Let $R$ be a commutative ring with unity. Let $M$ be a finitely generated $R[t]$-module with a projective resolution $$ 0 \longrightarrow P \longrightarrow Q \longrightarrow M \longrightarrow 0 $$ where $P$, $Q$ are finitely generated projective $R[t]$-modules.
Now it is given that $M$ is killed by some power of $t$, let's say $t^n$ kills $M$.

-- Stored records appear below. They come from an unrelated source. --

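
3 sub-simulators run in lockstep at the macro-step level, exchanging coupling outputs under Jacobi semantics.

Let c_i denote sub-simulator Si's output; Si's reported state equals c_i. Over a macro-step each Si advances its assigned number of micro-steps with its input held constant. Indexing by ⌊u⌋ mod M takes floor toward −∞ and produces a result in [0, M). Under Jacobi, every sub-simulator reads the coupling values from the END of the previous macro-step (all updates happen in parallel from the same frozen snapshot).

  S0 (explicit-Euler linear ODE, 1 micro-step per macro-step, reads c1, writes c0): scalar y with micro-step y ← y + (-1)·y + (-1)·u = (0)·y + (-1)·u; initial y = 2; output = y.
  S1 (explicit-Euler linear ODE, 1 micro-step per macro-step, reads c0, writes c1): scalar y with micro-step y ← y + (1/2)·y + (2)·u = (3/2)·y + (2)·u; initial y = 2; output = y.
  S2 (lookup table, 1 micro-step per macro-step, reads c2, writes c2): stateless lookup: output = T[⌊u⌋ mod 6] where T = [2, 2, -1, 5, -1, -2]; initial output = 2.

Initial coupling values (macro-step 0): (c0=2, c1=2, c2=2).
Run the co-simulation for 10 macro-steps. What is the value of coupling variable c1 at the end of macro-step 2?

macro 1: S0 reads c1=2 → after 1×micro: -2; S1 reads c0=2 → after 1×micro: 7; S2 reads c2=2 → after 1×micro: -1 ⇒ (c0=-2, c1=7, c2=-1)
macro 2: S0 reads c1=7 → after 1×micro: -7; S1 reads c0=-2 → after 1×micro: 13/2; S2 reads c2=-1 → after 1×micro: -2 ⇒ (c0=-7, c1=13/2, c2=-2)
macro 3: S0 reads c1=13/2 → after 1×micro: -13/2; S1 reads c0=-7 → after 1×micro: -17/4; S2 reads c2=-2 → after 1×micro: -1 ⇒ (c0=-13/2, c1=-17/4, c2=-1)
macro 4: S0 reads c1=-17/4 → after 1×micro: 17/4; S1 reads c0=-13/2 → after 1×micro: -155/8; S2 reads c2=-1 → after 1×micro: -2 ⇒ (c0=17/4, c1=-155/8, c2=-2)
macro 5: S0 reads c1=-155/8 → after 1×micro: 155/8; S1 reads c0=17/4 → after 1×micro: -329/16; S2 reads c2=-2 → after 1×micro: -1 ⇒ (c0=155/8, c1=-329/16, c2=-1)
macro 6: S0 reads c1=-329/16 → after 1×micro: 329/16; S1 reads c0=155/8 → after 1×micro: 253/32; S2 reads c2=-1 → after 1×micro: -2 ⇒ (c0=329/16, c1=253/32, c2=-2)
macro 7: S0 reads c1=253/32 → after 1×micro: -253/32; S1 reads c0=329/16 → after 1×micro: 3391/64; S2 reads c2=-2 → after 1×micro: -1 ⇒ (c0=-253/32, c1=3391/64, c2=-1)
macro 8: S0 reads c1=3391/64 → after 1×micro: -3391/64; S1 reads c0=-253/32 → after 1×micro: 8149/128; S2 reads c2=-1 → after 1×micro: -2 ⇒ (c0=-3391/64, c1=8149/128, c2=-2)
macro 9: S0 reads c1=8149/128 → after 1×micro: -8149/128; S1 reads c0=-3391/64 → after 1×micro: -2681/256; S2 reads c2=-2 → after 1×micro: -1 ⇒ (c0=-8149/128, c1=-2681/256, c2=-1)
macro 10: S0 reads c1=-2681/256 → after 1×micro: 2681/256; S1 reads c0=-8149/128 → after 1×micro: -73235/512; S2 reads c2=-1 → after 1×micro: -2 ⇒ (c0=2681/256, c1=-73235/512, c2=-2)

c1 at macro-step 2 = 13/2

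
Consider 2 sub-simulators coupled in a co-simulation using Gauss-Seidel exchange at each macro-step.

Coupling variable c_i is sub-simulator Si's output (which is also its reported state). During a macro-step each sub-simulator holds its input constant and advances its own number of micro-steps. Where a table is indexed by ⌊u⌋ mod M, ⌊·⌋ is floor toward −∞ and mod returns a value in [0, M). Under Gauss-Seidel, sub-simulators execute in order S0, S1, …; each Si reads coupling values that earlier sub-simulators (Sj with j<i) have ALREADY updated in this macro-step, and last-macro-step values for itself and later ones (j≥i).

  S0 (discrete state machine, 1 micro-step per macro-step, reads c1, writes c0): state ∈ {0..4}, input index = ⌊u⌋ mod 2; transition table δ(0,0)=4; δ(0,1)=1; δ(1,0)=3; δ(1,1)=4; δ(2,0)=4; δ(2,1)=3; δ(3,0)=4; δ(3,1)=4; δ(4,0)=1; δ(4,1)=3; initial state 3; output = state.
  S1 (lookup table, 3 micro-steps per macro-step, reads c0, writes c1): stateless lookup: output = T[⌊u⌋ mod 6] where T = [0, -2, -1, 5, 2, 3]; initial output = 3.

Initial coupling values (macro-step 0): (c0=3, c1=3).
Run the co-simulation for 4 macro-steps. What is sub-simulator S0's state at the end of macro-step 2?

S0 state at macro-step 2 = 1

macro 1: S0 reads c1=3 → after 1×micro: 4; S1 reads c0=4 → after 3×micro: 2 ⇒ (c0=4, c1=2)
macro 2: S0 reads c1=2 → after 1×micro: 1; S1 reads c0=1 → after 3×micro: -2 ⇒ (c0=1, c1=-2)
macro 3: S0 reads c1=-2 → after 1×micro: 3; S1 reads c0=3 → after 3×micro: 5 ⇒ (c0=3, c1=5)
macro 4: S0 reads c1=5 → after 1×micro: 4; S1 reads c0=4 → after 3×micro: 2 ⇒ (c0=4, c1=2)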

To show that $\mathrm{Tor}^{R[t]}_{1}(M,R[t]/(t^n))$ is $M$ itself.
My attempt:
Given a short exact sequence I always have a long exact sequence of $\mathrm{Tor}$, thus I have $$0\longrightarrow \mathrm{Tor}^{R[t]}_{1}(M,R[t]/(t^n)) \longrightarrow P \otimes R[t]/(t^n) \longrightarrow Q \otimes R[t]/(t^n) \longrightarrow M \otimes R[t]/(t^n) \longrightarrow 0.$$
Now for any $R[t]$-module $N$ we have $N \otimes R[t]/(t^n) \cong N/t^nN$.

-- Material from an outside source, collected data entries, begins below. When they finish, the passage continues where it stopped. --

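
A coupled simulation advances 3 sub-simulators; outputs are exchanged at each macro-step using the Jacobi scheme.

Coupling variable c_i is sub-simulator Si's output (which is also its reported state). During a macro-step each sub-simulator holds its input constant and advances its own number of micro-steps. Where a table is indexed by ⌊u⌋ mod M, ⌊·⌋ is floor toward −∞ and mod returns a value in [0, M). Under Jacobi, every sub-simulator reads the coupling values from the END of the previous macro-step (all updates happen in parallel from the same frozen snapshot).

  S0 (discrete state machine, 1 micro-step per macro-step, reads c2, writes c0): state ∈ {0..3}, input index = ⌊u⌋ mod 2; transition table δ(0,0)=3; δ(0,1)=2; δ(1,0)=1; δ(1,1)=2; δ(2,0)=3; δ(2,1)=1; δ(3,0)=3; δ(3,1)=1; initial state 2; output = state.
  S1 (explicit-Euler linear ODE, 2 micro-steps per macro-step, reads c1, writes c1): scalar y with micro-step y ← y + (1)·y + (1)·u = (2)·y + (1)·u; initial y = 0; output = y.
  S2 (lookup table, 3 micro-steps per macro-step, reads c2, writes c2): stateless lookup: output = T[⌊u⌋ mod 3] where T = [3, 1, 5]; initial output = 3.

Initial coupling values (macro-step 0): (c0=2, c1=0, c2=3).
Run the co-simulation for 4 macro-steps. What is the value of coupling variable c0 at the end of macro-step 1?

macro 1: S0 reads c2=3 → after 1×micro: 1; S1 reads c1=0 → after 2×micro: 0; S2 reads c2=3 → after 3×micro: 3 ⇒ (c0=1, c1=0, c2=3)
macro 2: S0 reads c2=3 → after 1×micro: 2; S1 reads c1=0 → after 2×micro: 0; S2 reads c2=3 → after 3×micro: 3 ⇒ (c0=2, c1=0, c2=3)
macro 3: S0 reads c2=3 → after 1×micro: 1; S1 reads c1=0 → after 2×micro: 0; S2 reads c2=3 → after 3×micro: 3 ⇒ (c0=1, c1=0, c2=3)
macro 4: S0 reads c2=3 → after 1×micro: 2; S1 reads c1=0 → after 2×micro: 0; S2 reads c2=3 → after 3×micro: 3 ⇒ (c0=2, c1=0, c2=3)

c0 at macro-step 1 = 1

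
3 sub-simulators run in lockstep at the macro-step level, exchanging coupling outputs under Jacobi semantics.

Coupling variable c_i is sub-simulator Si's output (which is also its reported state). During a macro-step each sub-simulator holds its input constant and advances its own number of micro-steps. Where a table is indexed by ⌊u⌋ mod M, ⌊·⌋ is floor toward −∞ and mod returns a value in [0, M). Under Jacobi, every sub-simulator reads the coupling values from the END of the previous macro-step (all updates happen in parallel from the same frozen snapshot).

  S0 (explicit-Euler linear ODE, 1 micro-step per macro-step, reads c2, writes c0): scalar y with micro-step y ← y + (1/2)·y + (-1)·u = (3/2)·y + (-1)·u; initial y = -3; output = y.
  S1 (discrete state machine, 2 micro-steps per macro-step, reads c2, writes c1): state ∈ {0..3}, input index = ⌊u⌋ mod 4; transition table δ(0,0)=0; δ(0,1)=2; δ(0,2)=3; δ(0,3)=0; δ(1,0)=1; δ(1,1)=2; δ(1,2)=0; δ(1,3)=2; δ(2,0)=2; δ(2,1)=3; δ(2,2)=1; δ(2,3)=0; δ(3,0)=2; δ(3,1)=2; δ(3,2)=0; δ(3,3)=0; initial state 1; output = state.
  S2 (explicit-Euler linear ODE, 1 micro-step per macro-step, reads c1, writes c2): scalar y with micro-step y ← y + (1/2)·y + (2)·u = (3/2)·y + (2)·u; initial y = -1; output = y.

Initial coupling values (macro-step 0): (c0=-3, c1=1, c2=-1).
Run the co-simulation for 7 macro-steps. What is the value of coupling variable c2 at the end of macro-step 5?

c2 at macro-step 5 = 273/32

macro 1: S0 reads c2=-1 → after 1×micro: -7/2; S1 reads c2=-1 → after 2×micro: 0; S2 reads c1=1 → after 1×micro: 1/2 ⇒ (c0=-7/2, c1=0, c2=1/2)
macro 2: S0 reads c2=1/2 → after 1×micro: -23/4; S1 reads c2=1/2 → after 2×micro: 0; S2 reads c1=0 → after 1×micro: 3/4 ⇒ (c0=-23/4, c1=0, c2=3/4)
macro 3: S0 reads c2=3/4 → after 1×micro: -75/8; S1 reads c2=3/4 → after 2×micro: 0; S2 reads c1=0 → after 1×micro: 9/8 ⇒ (c0=-75/8, c1=0, c2=9/8)
macro 4: S0 reads c2=9/8 → after 1×micro: -243/16; S1 reads c2=9/8 → after 2×micro: 3; S2 reads c1=0 → after 1×micro: 27/16 ⇒ (c0=-243/16, c1=3, c2=27/16)
macro 5: S0 reads c2=27/16 → after 1×micro: -783/32; S1 reads c2=27/16 → after 2×micro: 3; S2 reads c1=3 → after 1×micro: 273/32 ⇒ (c0=-783/32, c1=3, c2=273/32)
macro 6: S0 reads c2=273/32 → after 1×micro: -2895/64; S1 reads c2=273/32 → after 2×micro: 2; S2 reads c1=3 → after 1×micro: 1203/64 ⇒ (c0=-2895/64, c1=2, c2=1203/64)
macro 7: S0 reads c2=1203/64 → after 1×micro: -11091/128; S1 reads c2=1203/64 → after 2×micro: 0; S2 reads c1=2 → after 1×micro: 4121/128 ⇒ (c0=-11091/128, c1=0, c2=4121/128)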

So I know that $\mathrm{Tor}^{R[t]}_{1}(M,R[t]/(t^n))$ is nothing but the kernel of $$P/t^nP \longrightarrow Q/t^nQ.$$
Here I have some trouble in calculating the kernel and showing it is isomorphic to $M$.
I think the isomorphism can be shown from here as well but it seems I am missing something very obvious
$$0\longrightarrow \mathrm{Tor}^{R[t]}_{1}(M,R[t]/(t^n)) \longrightarrow P/t^nP \longrightarrow P /t^nQ \longrightarrow 0$$
For any help or hint I am grateful.
Best Answer
One has the exact sequence $$0\to t^n R[t]\to R[t]\to R[t]/t^n R[t]\to0.$$ Tensoring with $M$ gives a long exact sequence $$\cdots\to\text{Tor}_1^{R[t]}(M,R[t]) \to\text{Tor}_1^{R[t]}(M,R[t]/t^n R[t])\to M\otimes_{R[t]}t^n R[t[\to M\otimes_{R[t]}R[t]\to\cdots. $$ Since $R[t]$ is projective, $\text{Tor}_1^{R[t]}(M,R[t])=0$ and this reduces to $$\cdots\to0 \to\text{Tor}_1^{R[t]}(M,R[t]/t^n R[t])\to M\stackrel{\times t^n}\longrightarrow M\to\cdots$$ which gives $\text{Tor}_1^{R[t]}(M,R[t]/t^n R[t])$ as the $t^n$-torsion of $M$.
Under your hypotheses, that is all of $M$.